Two years later Barrett secured his second Munster winners' medal. The 5–12 to 1–15 defeat of arch-rivals Kerry showed the traditional football powers that Cork were coming. The subsequent All-Ireland final pitted Cork against Galway. Teenager Jimmy Barry-Murphy scored the first of his two goals after just two minutes before scored a third for Cork after switching to left wing-forward. At full-time Cork were the champions by 3–17 to 2–13. This victory gave Barrett an All-Ireland winners' medal.
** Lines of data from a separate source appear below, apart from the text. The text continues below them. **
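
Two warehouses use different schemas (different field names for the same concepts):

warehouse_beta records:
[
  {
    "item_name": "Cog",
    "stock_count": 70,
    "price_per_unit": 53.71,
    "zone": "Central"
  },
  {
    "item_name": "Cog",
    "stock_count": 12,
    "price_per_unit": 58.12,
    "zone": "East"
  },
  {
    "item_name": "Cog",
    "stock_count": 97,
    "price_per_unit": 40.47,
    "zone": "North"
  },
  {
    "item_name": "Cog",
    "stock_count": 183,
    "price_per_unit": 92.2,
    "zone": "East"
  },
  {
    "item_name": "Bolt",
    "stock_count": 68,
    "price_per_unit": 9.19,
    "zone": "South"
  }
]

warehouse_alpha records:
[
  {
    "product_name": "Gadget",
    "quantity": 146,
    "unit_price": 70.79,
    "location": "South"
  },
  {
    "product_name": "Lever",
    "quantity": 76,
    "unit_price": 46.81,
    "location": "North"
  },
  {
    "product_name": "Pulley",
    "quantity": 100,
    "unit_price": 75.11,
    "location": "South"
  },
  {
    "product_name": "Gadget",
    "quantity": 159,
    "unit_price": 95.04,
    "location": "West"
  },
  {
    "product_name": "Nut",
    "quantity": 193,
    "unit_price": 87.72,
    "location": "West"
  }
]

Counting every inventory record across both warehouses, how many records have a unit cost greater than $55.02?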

Cork continued their provincial dominance in 1974. A 1–11 to 0–7 defeat of Kerry gave Barrett a third Munster winners' medal. This victory resulted in Cork being installed as the favourites to retain their All-Ireland title. An air of overconfidence crept into the side as Barrett's side were defeated by eventual champions Dublin in the All-Ireland semi-final.

===Inter-provincial===
Barrett also lined out with Munster in the inter-provincial football competition. He first played with his province in 1970, however, success was slow in coming. Barrett was dropped from the team completely in 1971, however, he was back in 1972. That year Munster defeated Leinster in a replay, giving him a Railway Cup winners' medal. Three years later in 1975 Barrett captured a second Railway Cup title following a high-scoring victory over Ulster.

==Honours==

===Nemo Rangers===
- All-Ireland Senior Club Football Championship:
  - Winner (2): 1973, 1979
  - Runner-up (1): 1975
- Munster Senior Club Football Championship:
  - Winner (4): 1972, 1974, 1975, 1978
  - Runner-up (1): 1977
- Cork Senior Football Championship:
  - Winner (5): 1972, 1974, 1975, 1977, 1978
  - Runner-up (1): 1970

===Cork===
- All-Ireland Senior Football Championship:
  - Winner (1): 1973
- Munster Senior Football Championship:
  - Winner (3): 1971, 1973, 1974
  - Runner-up (3): 1969, 1970, 1972

==Sources==
- Corry, Eoghan, The GAA Book of Lists (Hodder Headline Ireland, 2005).
- Cronin, Jim, A Rebel Hundred: Cork's 100 All-Ireland Titles.
- Donegan, Des, The Complete Handbook of Gaelic Games (DBA Publications Limited, 2005).